Janja promove coquetel para Chefes de Estado, mas nenhum comparece

    07/11/2025 20h11 - Atualizado há 1 mês

    Um espetáculo de vaidades no vazio do poder

    A noite foi marcada não pela diplomacia, mas pela ostentação. Um ambiente cuidadosamente encenado — luzes azuis e violetas em perfeita harmonia, clima teatral e artificialmente sofisticado — tentava disfarçar o óbvio: a ausência de quem realmente importava. Nenhum Chefe de Estado compareceu ao coquetel oferecido pela primeira-dama Janja da Silva durante a Cúpula de Belém, nesta quinta-feira (6).

    Enquanto os convidados esperavam, o evento, com quase duas horas de atraso, parecia mais uma vitrine de autopromoção do casal presidencial do que um compromisso de governo. Nos telões, imagens da Amazônia e dos ribeirinhos — símbolos reais de um Brasil abandonado — eram usadas como pano de fundo para um espetáculo elitista, embalado pela lambada paraense, numa encenação que beirava o deboche.

    À mesa, o alto escalão petista se esbaldava no banquete preparado pelo renomado chef Saulo Jennings. Entre taças e risadas, figuras como Dilma Rousseff, Aloizio Mercadante e o ministro Alexandre Silveira trocavam confidências enquanto o país assistia, de longe, ao teatro da hipocrisia.

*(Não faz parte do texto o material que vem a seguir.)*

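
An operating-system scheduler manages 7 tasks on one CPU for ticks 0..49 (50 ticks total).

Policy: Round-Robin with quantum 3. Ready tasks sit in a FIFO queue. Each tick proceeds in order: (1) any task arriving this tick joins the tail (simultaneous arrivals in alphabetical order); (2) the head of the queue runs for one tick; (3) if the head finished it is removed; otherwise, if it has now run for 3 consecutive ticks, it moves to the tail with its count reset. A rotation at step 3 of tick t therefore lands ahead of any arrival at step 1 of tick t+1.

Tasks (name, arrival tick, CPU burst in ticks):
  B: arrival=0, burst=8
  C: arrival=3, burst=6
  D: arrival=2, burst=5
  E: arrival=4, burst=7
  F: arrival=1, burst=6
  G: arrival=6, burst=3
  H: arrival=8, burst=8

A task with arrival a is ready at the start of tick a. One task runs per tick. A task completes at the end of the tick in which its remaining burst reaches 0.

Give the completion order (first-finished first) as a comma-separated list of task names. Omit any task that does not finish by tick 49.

completion order = F, G, D, B, C, E, H

t=0: queue=[B] q_used=0 → run B
t=1: queue=[B,F] q_used=1 → run B
t=2: queue=[B,F,D] q_used=2 → run B
t=3: queue=[F,D,B,C] q_used=0 → run F
t=4: queue=[F,D,B,C,E] q_used=1 → run F
t=5: queue=[F,D,B,C,E] q_used=2 → run F
t=6: queue=[D,B,C,E,F,G] q_used=0 → run D
t=7: queue=[D,B,C,E,F,G] q_used=1 → run D
t=8: queue=[D,B,C,E,F,G,H] q_used=2 → run D
t=9: queue=[B,C,E,F,G,H,D] q_used=0 → run B
t=10: queue=[B,C,E,F,G,H,D] q_used=1 → run B
t=11: queue=[B,C,E,F,G,H,D] q_used=2 → run B
t=12: queue=[C,E,F,G,H,D,B] q_used=0 → run C
t=13: queue=[C,E,F,G,H,D,B] q_used=1 → run C
t=14: queue=[C,E,F,G,H,D,B] q_used=2 → run C
t=15: queue=[E,F,G,H,D,B,C] q_used=0 → run E
t=16: queue=[E,F,G,H,D,B,C] q_used=1 → run E
t=17: queue=[E,F,G,H,D,B,C] q_used=2 → run E
t=18: queue=[F,G,H,D,B,C,E] q_used=0 → run F
t=19: queue=[F,G,H,D,B,C,E] q_used=1 → run F
t=20: queue=[F,G,H,D,B,C,E] q_used=2 → run F
t=21: queue=[G,H,D,B,C,E] q_used=0 → run G
t=22: queue=[G,H,D,B,C,E] q_used=1 → run G
t=23: queue=[G,H,D,B,C,E] q_used=2 → run G
t=24: queue=[H,D,B,C,E] q_used=0 → run H
t=25: queue=[H,D,B,C,E] q_used=1 → run H
t=26: queue=[H,D,B,C,E] q_used=2 → run H
t=27: queue=[D,B,C,E,H] q_used=0 → run D
t=28: queue=[D,B,C,E,H] q_used=1 → run D
t=29: queue=[B,C,E,H] q_used=0 → run B
t=30: queue=[B,C,E,H] q_used=1 → run B
t=31: queue=[C,E,H] q_used=0 → run C
t=32: queue=[C,E,H] q_used=1 → run C
t=33: queue=[C,E,H] q_used=2 → run C
t=34: queue=[E,H] q_used=0 → run E
t=35: queue=[E,H] q_used=1 → run E
t=36: queue=[E,H] q_used=2 → run E
t=37: queue=[H,E] q_used=0 → run H
t=38: queue=[H,E] q_used=1 → run H
t=39: queue=[H,E] q_used=2 → run H
t=40: queue=[E,H] q_used=0 → run E
t=41: queue=[H] q_used=0 → run H
t=42: queue=[H] q_used=1 → run H
t=43: (idle)
t=44: (idle)
t=45: (idle)
t=46: (idle)
t=47: (idle)
t=48: (idle)
t=49: (idle)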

    O evento, segundo a agenda oficial, seria um “coquetel oferecido pelo Presidente da República e pela senhora Janja Lula da Silva aos Chefes de Delegação”. Na prática, transformou-se em um festim de luxo sem convidados de honra — o retrato fiel de um governo que confunde solenidade com encenação e representação diplomática com celebração de si mesmo.

    Enquanto isso, os Chefes de Estado, oficialmente “cansados” da extensa agenda do dia, preferiram se ausentar — talvez poupando-se do constrangimento de participar de um espetáculo vazio.

    Mesmo assim, houve tempo para Janja protagonizar seu momento de exibição, arriscando passos de lambada em meio ao seleto público interno, sob o olhar complacente de Lula, que permaneceu no local por apenas meia hora.

    O banquete seguiu farto, com três tipos de peixes da Amazônia e uma ilha de drinks com oito variedades de coquetéis — um cenário de excessos disfarçado de “valorização da cultura local”.

    No fim, o coquetel que deveria celebrar o Brasil diante do mundo se transformou em uma metáfora perfeita: muita luz, muito som, muito luxo — e nenhuma substância.